As I reflect on the arch of my ministry, the gestalt of creating and performing music in public has been foundational. Not only does sound resonate in our flesh, music touches our emotions and minds, too. How we respond, consciously as well as beneath and beyond our consciousness, is a marvelous
mystery that holds the potential for healing. I thought of this last night after a few hours of working together with musicians I love, trust and respect. Two truths strike me as useful to note:
+ First, jazz master Wynton Marsailis has noted that the trust and disciplined intuition of musical comrades on the bandstand simultaneously creates an experience of vulnerability and cooperation among the players; and, shows the audience what is possible in a world where listening, commitment and creativity are blended with respect and joy. When performers are in the groove, when each and all are hearing what is taking place in the moment while anticipating the possibilities of what might yet develop, a synergy happens that is mystical. The players are energized, lifted into a place of beauty greater than their individual gifts and possibilities, that is pure grace. It is a prospect impossible to own or control yet always anticipated, if only in the most amorphous way. At the same time, those who are experiencing the blessing of the bandstand can find themselves equally strengthened and renewed. The skill and shared compassion of the players is contagious for those who are willing to be touched. It doesn't happen at every performance. The realities of both musicians and audience always shape what is experienced, as well. But when the stars are aligned in a way beyond comprehension, heaven and earth meet as hope and justice embrace in a kiss.

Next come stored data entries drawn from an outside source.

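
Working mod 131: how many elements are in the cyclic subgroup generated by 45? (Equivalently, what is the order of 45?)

13

The order of 45 must divide p − 1 = 130 = 2 · 5 · 13.
Divisors: 1, 2, 5, 10, 13, 26, 65, 130.
Check each in increasing order: 45^1 ≡ 45;  45^2 ≡ 60;  45^5 ≡ 84;  45^10 ≡ 113;  45^13 ≡ 1.
Smallest exponent giving 1 is 13.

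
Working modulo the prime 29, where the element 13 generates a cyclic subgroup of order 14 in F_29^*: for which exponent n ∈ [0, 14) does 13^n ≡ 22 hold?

3

Successive powers of 13 modulo 29:
  13^0=1  13^1=13  13^2=24  13^3=22
So 13^3 ≡ 22 (mod 29), giving n = 3.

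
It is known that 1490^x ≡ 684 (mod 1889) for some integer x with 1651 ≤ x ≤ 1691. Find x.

1669

Compute 1490^1651 mod 1889 = 691, then multiply by 1490 repeatedly:
  1490^1651=691  1490^1652=85  1490^1653=87  1490^1654=1178  1490^1655=339
  1490^1656=747  1490^1657=409  1490^1658=1152  1490^1659=1268  1490^1660=320
  1490^1661=772  1490^1662=1768  1490^1663=1054  1490^1664=701  1490^1665=1762
  1490^1666=1559  1490^1667=1329  1490^1668=538  1490^1669=684
Found 684 at exponent 1669.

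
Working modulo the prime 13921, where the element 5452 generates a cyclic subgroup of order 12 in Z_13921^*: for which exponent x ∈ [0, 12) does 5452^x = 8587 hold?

Successive powers of 5452 modulo 13921:
  5452^0=1  5452^1=5452  5452^2=2969  5452^3=10786  5452^4=2968  5452^5=5334
  5452^6=13920  5452^7=8469  5452^8=10952  5452^9=3135  5452^10=10953  5452^11=8587
So 5452^11 ≡ 8587 (mod 13921), giving x = 11.

11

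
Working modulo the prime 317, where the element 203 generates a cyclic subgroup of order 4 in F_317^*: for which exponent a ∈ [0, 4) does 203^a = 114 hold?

Successive powers of 203 modulo 317:
  203^0=1  203^1=203  203^2=316  203^3=114
So 203^3 ≡ 114 (mod 317), giving a = 3.

3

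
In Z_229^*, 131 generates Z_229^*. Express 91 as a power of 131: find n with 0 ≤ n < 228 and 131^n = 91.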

+ Second, once the miracle of the bandstand is encountered, it cannot be denied. It can be forgotten or ignored. It can be dismissed or denigrated as emotionalism or manipulation. But for the pure of heart, when music touches our hearts as pure gift, sensuality and spirituality become real. We know beyond words that solidarity is possible and compassionate trust is the way through the darkness. Even mistakes can lead to new discoveries for those listening well and willing to use their skills with love. Jazz pianist Herbie Hancock tells of a time in Paris with the Miles Davis band that he was playing a well rehearsed tune when out of nowhere he hit a clunker. Davis looked at him out of the corner of his eye and proceeded to echo the wrong note on his trumpet. Miles made the chord "right" in a way that turned Hancock's mistake into a new road to explore. Davis covered the slip-up with humor, grace, respect and genius - and Hancock learned what grace can mean in life.
Please don't misunderstand: I am not saying that those who have tasted this forgiveness in music are consistent in sharing it. We're not. Such is the human condition. Rather, what I know is that when my errors in playing are accepted and transformed into something beautiful by my band mates, I have been schooled in grace. I have been taught the way of gratitude. And it is up to me to pass on to others as good as I have been given. And that continues to be why I insist on doing music in church - and beyond. When we taste and see, we are forever transformed.
As our small jazz ensemble of vocalists, guitar players, piano maestro and bass player prepare for our January 7, 2018 gig, I give thanks to God for what I have experienced. I pray, too that we might share it in a way that is palpable and true.